Forgiveness is one of a broader set of practices of restorative justice which the Church still needs to turn to–urgently–if we are ever to become agents and instruments in the hands of the Holy Spirit of the much deeper healing within the Church yet to be achieved in the wake of crisis of clergy sexual abuse.
Charlie, you recently explored this in a wonderful interview with our friend Daniel Philpott of Notre Dame University.
Restorative justice is typically defined as a process in which all stakeholders in the offense come together to seek resolution, to deal with the aftermath of the offense and the future implications for all the stakeholders involved. The focus is the victim and their needs. The aim ultimately is about healing for the victim, and for all those involved, and even some degree of reconciliation for all involved, including the perpetrator. It at least aims at all this–even while recognizing that not all these aims might be attainable.

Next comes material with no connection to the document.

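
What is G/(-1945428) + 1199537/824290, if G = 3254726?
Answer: -43653153463/200449605765 ≈ -0.21778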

Such an approach is a far cry from what quickly became, especially after 2002, the normative approach in the crisis, namely, one of retributive justice focused on damage control for the institution, and taking the easy route of doling out monetary compensations to victims–often after having first betrayed their trust and trampled upon their dignity by treating them as mere litigants. And that frankly has been a crushing failure for a Church called to live self-emptying agape-love, to be Mother, to reflect God the Father’s tender love and providential care. It has been a scandalous betrayal of our identity as Church.
For the Church to embrace more robustly and normatively the practices of restorative justice–including forgiveness–-to inculcate this as a habituated response to the crisis of clergy sexual abuse will require nothing less than a profound institutional examination of conscience, and quite frankly deep repentance on the level of the institutional Church. It will require years of much more honest truth-telling about the causes of this crisis, it will require us to dedicate more time–far more than we’ve mustered at present– to listen to victims and to their stories. It will require a radical return to being a Church self-consciously aware of its call–not to a regime of litigation and monetary rewards–but to the ministry of reconciliation.